Along with ex-girlfriend Sally Murrell, Gedge took another sidestep with the equally rewarding band, Cinerama, whose ’98 debut, Va Va Voom, brought an orchestral restraint to melodic flights of fancy. Then, ‘05s Take Fountain, originally slated as Cinerama’s fourth album, became Wedding Present’s triumphant re-entry, re-igniting the excitingly fast-paced 3-chord scurry of yore. Three years hence, the rampaging follow-up, El Rey, further substantiated Gedge’s prolific career.
“By Take Fountain, Cinerama had changed. The first album was very poppy, reliant more on keyboards and orchestration than guitar. They evolved into more guitar-based music, which I love.” He adds, “That filtered its way back into the arrangements. It went back to our original Wedding Present sound. We did a London session with the late John Peel for BBC radio, came in as Cinerama and they said, ‘David, it sounds more like Wedding Present.’ We used to have string sections and trumpets, but went back to just guitars. People would’ve been disappointed if it was a Cinerama LP. It created confusion so we switched back.”
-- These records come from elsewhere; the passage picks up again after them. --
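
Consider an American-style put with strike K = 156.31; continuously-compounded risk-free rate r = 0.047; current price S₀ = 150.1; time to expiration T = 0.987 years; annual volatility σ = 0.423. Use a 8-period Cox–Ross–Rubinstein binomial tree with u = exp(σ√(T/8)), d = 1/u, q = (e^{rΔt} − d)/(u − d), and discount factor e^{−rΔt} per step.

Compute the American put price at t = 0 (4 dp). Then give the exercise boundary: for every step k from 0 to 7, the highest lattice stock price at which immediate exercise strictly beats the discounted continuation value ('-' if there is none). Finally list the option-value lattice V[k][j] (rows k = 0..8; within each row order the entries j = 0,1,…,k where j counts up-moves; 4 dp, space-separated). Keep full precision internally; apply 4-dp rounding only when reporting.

Δt=0.12337  u=1.16018  d=0.86193  q=0.48242  discount=0.99422
step 8 (expiry): payoffs max(K−S,0) = 110.5834 94.7609 73.4634 44.7964 6.2100 0.0000 0.0000 0.0000 0.0000
step 7: (k=7,j=0): S=53.0512, (K−S)⁺=103.2588, hold=102.3551 ⇒ V=103.2588 exercise | (k=7,j=1): S=71.4082, (K−S)⁺=84.9018, hold=83.9980 ⇒ V=84.9018 exercise | (k=7,j=2): S=96.1172, (K−S)⁺=60.1928, hold=59.2890 ⇒ V=60.1928 exercise | (k=7,j=3): S=129.3761, (K−S)⁺=26.9339, hold=26.0301 ⇒ V=26.9339 exercise | (k=7,j=4): S=174.1435, (K−S)⁺=0.0000, hold=3.1956 ⇒ V=3.1956 continue | (k=7,j=5): S=234.4014, (K−S)⁺=0.0000, hold=0.0000 ⇒ V=0.0000 continue | (k=7,j=6): S=315.5101, (K−S)⁺=0.0000, hold=0.0000 ⇒ V=0.0000 continue | (k=7,j=7): S=424.6844, (K−S)⁺=0.0000, hold=0.0000 ⇒ V=0.0000 continue  boundary S*=129.3761
step 6: (k=6,j=0): S=61.5491, (K−S)⁺=94.7609, hold=93.8572 ⇒ V=94.7609 exercise | (k=6,j=1): S=82.8466, (K−S)⁺=73.4634, hold=72.5597 ⇒ V=73.4634 exercise | (k=6,j=2): S=111.5136, (K−S)⁺=44.7964, hold=43.8927 ⇒ V=44.7964 exercise | (k=6,j=3): S=150.1000, (K−S)⁺=6.2100, hold=15.3925 ⇒ V=15.3925 continue | (k=6,j=4): S=202.0383, (K−S)⁺=0.0000, hold=1.6444 ⇒ V=1.6444 continue | (k=6,j=5): S=271.9486, (K−S)⁺=0.0000, hold=0.0000 ⇒ V=0.0000 continue | (k=6,j=6): S=366.0495, (K−S)⁺=0.0000, hold=0.0000 ⇒ V=0.0000 continue  boundary S*=111.5136
step 5: (k=5,j=0): S=71.4082, (K−S)⁺=84.9018, hold=83.9980 ⇒ V=84.9018 exercise | (k=5,j=1): S=96.1172, (K−S)⁺=60.1928, hold=59.2890 ⇒ V=60.1928 exercise | (k=5,j=2): S=129.3761, (K−S)⁺=26.9339, hold=30.4343 ⇒ V=30.4343 continue | (k=5,j=3): S=174.1435, (K−S)⁺=0.0000, hold=8.7094 ⇒ V=8.7094 continue | (k=5,j=4): S=234.4014, (K−S)⁺=0.0000, hold=0.8462 ⇒ V=0.8462 continue | (k=5,j=5): S=315.5101, (K−S)⁺=0.0000, hold=0.0000 ⇒ V=0.0000 continue  boundary S*=96.1172
step 4: (k=4,j=0): S=82.8466, (K−S)⁺=73.4634, hold=72.5597 ⇒ V=73.4634 exercise | (k=4,j=1): S=111.5136, (K−S)⁺=44.7964, hold=45.5716 ⇒ V=45.5716 continue | (k=4,j=2): S=150.1000, (K−S)⁺=6.2100, hold=19.8384 ⇒ V=19.8384 continue | (k=4,j=3): S=202.0383, (K−S)⁺=0.0000, hold=4.8876 ⇒ V=4.8876 continue | (k=4,j=4): S=271.9486, (K−S)⁺=0.0000, hold=0.4354 ⇒ V=0.4354 continue  boundary S*=82.8466
step 3: (k=3,j=0): S=96.1172, (K−S)⁺=60.1928, hold=59.6608 ⇒ V=60.1928 exercise | (k=3,j=1): S=129.3761, (K−S)⁺=26.9339, hold=32.9656 ⇒ V=32.9656 continue | (k=3,j=2): S=174.1435, (K−S)⁺=0.0000, hold=12.5528 ⇒ V=12.5528 continue | (k=3,j=3): S=234.4014, (K−S)⁺=0.0000, hold=2.7239 ⇒ V=2.7239 continue  boundary S*=96.1172
step 2: (k=2,j=0): S=111.5136, (K−S)⁺=44.7964, hold=46.7857 ⇒ V=46.7857 continue | (k=2,j=1): S=150.1000, (K−S)⁺=6.2100, hold=22.9844 ⇒ V=22.9844 continue | (k=2,j=2): S=202.0383, (K−S)⁺=0.0000, hold=7.7660 ⇒ V=7.7660 continue  boundary S*=-
step 1: (k=1,j=0): S=129.3761, (K−S)⁺=26.9339, hold=35.0993 ⇒ V=35.0993 continue | (k=1,j=1): S=174.1435, (K−S)⁺=0.0000, hold=15.5522 ⇒ V=15.5522 continue  boundary S*=-
step 0: (k=0,j=0): S=150.1000, (K−S)⁺=6.2100, hold=25.5209 ⇒ V=25.5209 continue  boundary S*=-

price = 25.5209
boundary = - - - 96.1172 82.8466 96.1172 111.5136 129.3761
tree:
25.5209
35.0993 15.5522
46.7857 22.9844 7.7660
60.1928 32.9656 12.5528 2.7239
73.4634 45.5716 19.8384 4.8876 0.4354
84.9018 60.1928 30.4343 8.7094 0.8462 0.0000
94.7609 73.4634 44.7964 15.3925 1.6444 0.0000 0.0000
103.2588 84.9018 60.1928 26.9339 3.1956 0.0000 0.0000 0.0000
110.5834 94.7609 73.4634 44.7964 6.2100 0.0000 0.0000 0.0000 0.0000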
Never losing focus on what’s most important – making aggressive music out of a few concise chords and well-constructed arrangements – Gedge continues to get sheer joy creating a harrowing frenzy. His splashy guitar assaults, bolstered by rail-bending bass and rat-a-tat drum patter, are easily digested, if oft-times skewed by quirky dissonant reverb.
Presently splitting time living in England’s southerly coastal town of Brighton and oceanic California haven, Santa Monica, I spoke to the inimitable Gedge during a snowy winters’ day in February.
DAVID GEDGE: In ’07, our label in England wanted us to do a 20th anniversary re-release and mentioned the idea of playing the whole album live in its entirety. Honestly, my first reaction was ‘no.’ I’m more of a forward-thinking musician not dwelling on nostalgia. But everyone I spoke to said, ‘You got to do that. It’ll be brilliant.’ I’m now glad we did it. It’s quite surreal putting yourself back two decades, forgetting all you learned afterwards. You remember yourself as a naïve youngster. It was natural to do Bizarro next. We didn’t do George Best in America because it didn’t have the popularity of Bizarro, which was a better album.
“Don’t Take Me Home Til I’m Drunk” from El Rey certainly retained the ecstatic charge of yore. But “Santa Ana” had a fresh dramatic fervor confronting the usual hit-and-run blasts.